Defekt verursachte Explosion auf Hausboot in Priepert

Im Maschinenraum hatte sich ein explosives Gas-Luft-Gemisch gebildet, das explodiert war. Verdacht der fahrlässigen Körperverletzung erhärtet sich nicht.

Nach dem verheerenden Brand im Prieperter Yachthafen sank eines der beiden Wracks. Große Mengen Motoröl traten aus.
Susanne Böhm Nach dem verheerenden Brand im Prieperter Yachthafen sank eines der beiden Wracks. Große Mengen Motoröl traten aus.

Eine Explosion auf einem Charterboot in Priepert, bei der im Oktober 2015 ein Mann lebensgefährlich verletzt wurde, wird keine strafrechtlichen Folgen haben. Ursache war ein technischer Defekt, erklärte ein Sprecher der Neubrandenburger Staatsanwaltschaft am Donnerstag. Das hätten Untersuchungen eines Gutachters ergeben. Im Maschinenraum hatte sich ein explosives Gas-Luft-Gemisch gebildet, das, kurz nachdem der Hafenangestellte das Hausboot betreten hatte, explodiert war. Die Ermittlungen wegen Verdachts der fahrlässigen Körperverletzung seien eingestellt worden.

Der Hafenbetreiber vermutet, dass der die Explosion auslösende Funke von einer Pumpe stammt, die Kondenswasser unten im Rumpf auspumpt und sich automatisch einschaltet, wenn jemand das Boot betritt.

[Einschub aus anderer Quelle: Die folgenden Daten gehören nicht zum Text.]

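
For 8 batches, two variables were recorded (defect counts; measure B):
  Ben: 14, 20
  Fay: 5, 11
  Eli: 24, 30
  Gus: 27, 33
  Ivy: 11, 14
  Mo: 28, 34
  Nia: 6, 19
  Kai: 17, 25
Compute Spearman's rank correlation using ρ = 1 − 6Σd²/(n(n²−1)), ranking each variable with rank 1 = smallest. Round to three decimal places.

0.976

Ranks of variable 1: 4, 1, 6, 7, 3, 8, 2, 5
Ranks of variable 2: 4, 1, 6, 7, 2, 8, 3, 5
d = r₁ − r₂: 0, 0, 0, 0, 1, 0, -1, 0
d²: 0, 0, 0, 0, 1, 0, 1, 0; Σd² = 2
ρ = 1 − 6·2/(8·63) = 1 − 12/504 = 0.976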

Das zehn Meter lange Charterboot hatte Feuer gefangen und war wie ein Nachbarboot ausgebrannt. Ein Boot sank und musste gehoben werden. Der Schaden wurde auf 400 000 Euro geschätzt. Der 39 Jahre alte Mitarbeiter hatte großflächig Verbrennungen erlitten und schwebte mehrere Wochen in Lebensgefahr. Dem Mann gehe es inzwischen besser und er wolle auch wieder im Hafen arbeiten, sagte ein Firmensprecher.